I have been thinking about kitchens a lot lately. Maybe because mine is in constant use whether for regular meal preparation, putting away groceries, feeding the dogs, feeding the cat, short order cooking or the ever present getting Baby R to get out of the refrigerator.
My sister runs a retro food blog http://www.retro-food.com. And when she was designing the blog she asked me for a description of our great grandmother’s kitchen. Our great grandmother, N, lived in a huge Georgian style house in Mobile Alabama. What I wouldn’t give to have that house now! Not in Mobile. But magically transported here.
Nonetheless, N’s kitchen was huge by today’s standards. But amazingly it had no counters or cabinets. It had a metal topped work table in the corner where stood the ever faithful Mix Master standing mixer. There was a large Formica (red) topped table with six chairs in the middle of the room. Under the window was a gas stove. The top of the tall casement style window had a huge industrial strength fan. No hood, no microwave, no food processor. A big white refrigerator stood in the corner to the left of the stove.
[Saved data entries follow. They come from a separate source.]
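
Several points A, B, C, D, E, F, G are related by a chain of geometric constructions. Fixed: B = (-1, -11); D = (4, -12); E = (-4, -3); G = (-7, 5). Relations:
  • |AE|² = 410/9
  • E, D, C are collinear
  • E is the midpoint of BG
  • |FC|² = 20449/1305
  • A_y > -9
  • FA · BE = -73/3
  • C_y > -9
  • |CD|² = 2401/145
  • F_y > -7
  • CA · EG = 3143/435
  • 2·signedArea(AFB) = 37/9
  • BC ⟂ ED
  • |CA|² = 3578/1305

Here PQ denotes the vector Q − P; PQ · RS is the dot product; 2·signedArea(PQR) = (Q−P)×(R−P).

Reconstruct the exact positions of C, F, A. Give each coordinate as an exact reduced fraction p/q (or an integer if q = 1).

A = (-1/3, -26/3)
C = (188/145, -1299/145)
F = (-4/3, -6)

1. C_x = 188/145  [E, D, C are collinear ∩ BC ⟂ ED]
2. C_y = -1299/145  [E, D, C are collinear ∩ BC ⟂ ED]
   → C = (188/145, -1299/145)
3. A_x = -1/3  [line -3·x + 8·y + 205/3 = 0 ∩ |AE|² = 410/9]
4. A_y = -26/3  [line -3·x + 8·y + 205/3 = 0 ∩ |AE|² = 410/9]
   → A = (-1/3, -26/3)
5. F_x = -4/3  [FA · BE = -73/3 ∩ 2·signedArea(AFB) = 37/9]
6. F_y = -6  [FA · BE = -73/3 ∩ 2·signedArea(AFB) = 37/9]
   → F = (-4/3, -6)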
The sink was in a cabinet type stand with the sides of the sink being the same porcelain coated cast iron as the sink. The sides were slanted toward the sink so everything drained in to the sink. There was no dishwasher (unless you count me and Pearlie Mae) or garbage disposal. The small hanging cabinet over the sink was for drinking glasses and the there was a drawer for everyday flatware and a under the sink cabinet with cleaners etc.
Everyday dishes (and cookies and gum) were kept in a free standing old fashioned pie safe. Mixing bowls and extra platters were on the bottom shelves. Bread, crackers and coffee cups were on the top shelf.
N saved everything. Plastic bread wrappers, aluminum foil, paper bags, string, rubber bands and jars. There was a small multiple hook wall rack next to the sink - for dish towels but it always had a bread wrapper or washed aluminum foil hanging there to dry.
All the food was kept in one of two pantries. One was in the corner under the stairs with a full length red gingham curtain for a door. In there you could find spices, tonics, baking chocolate, flour, sugar, lard, oil, shortening and flavorings. The other was in the opposite corner and was an actual room with a window that served as a pantry and laundry room. In there you could find store bought canned goods and a plethora of homemade jarred canned goods. Fig preserves from the tree in the back yard, Lady Baltimore Relish, pickles, chutneys, tomatoes, green tomato relish and different kinds of berried jellies and preserves.
N’s kitchen had no granite, travertine, stainless appliances, fancy lighting, trash compactor, espresso machine, ice makers (just aluminum ice trays with the lever to you had to pull to crack the ice), bottled, filtered chilled water dispenser And no designer cabinets.
Everything served at her table whether breakfast or supper in the kitchen or dinner in the large dining room was homemade. No microwave popcorn or pizza, no store prepared entree, no instant oatmeal, no instant tea (sacrilege in the South) no lemonade mix and certainly no refrigerator pie crusts or cake mixes. Everything was made from fresh ingredients and everything took time.
She baked cakes every Monday. OMG did she bake the most marvelous cakes. She would begin creaming the butter and sugar the night before letting the Mix Master run on its lowest speed all night. She made mayonnaise as needed again letting the oil and eggs emulsify overnight in the work horse Mix Master.
Her food was wonderful. It wasn’t Cordon Bleu (Although her Charlotte Russe might qualify) but it was certainly wonderful home cooking. Her Black Fruitcake (don’t wrinkle your nose and say yuck) was made this time of year, stored in a dark sideboard wrapped in cheesecloth and “basted” with bourbon every week until the Holidays. Even the most fruitcake avoiding person would like this.
N taught me to love food. Not just eating but the menu planning, the preparing, the enjoyment of watching someone enjoy a meal you have prepared and the insistence that no one ever leave your table hungry.
Maybe that is why my kids have always eaten dinner at the table. Or the most important discussions in the world happen in the kitchen. Or the dining room table is the spot of most family meetings. Or why I don’t have a food processor. To this day I use a spatula from N’s kitchen along with a machete she had for cutting rhubarb and watermelon down to size. I have her hand cranked eat beater hanging on my wall and I can whisk custard with the best of them. And yes I have Mix Master too.
Maybe we don’t need two hundred feet of granite countertops or cherry cabinets. Maybe we just need the love of providing our families with good food. Fresh, healthy, homemade.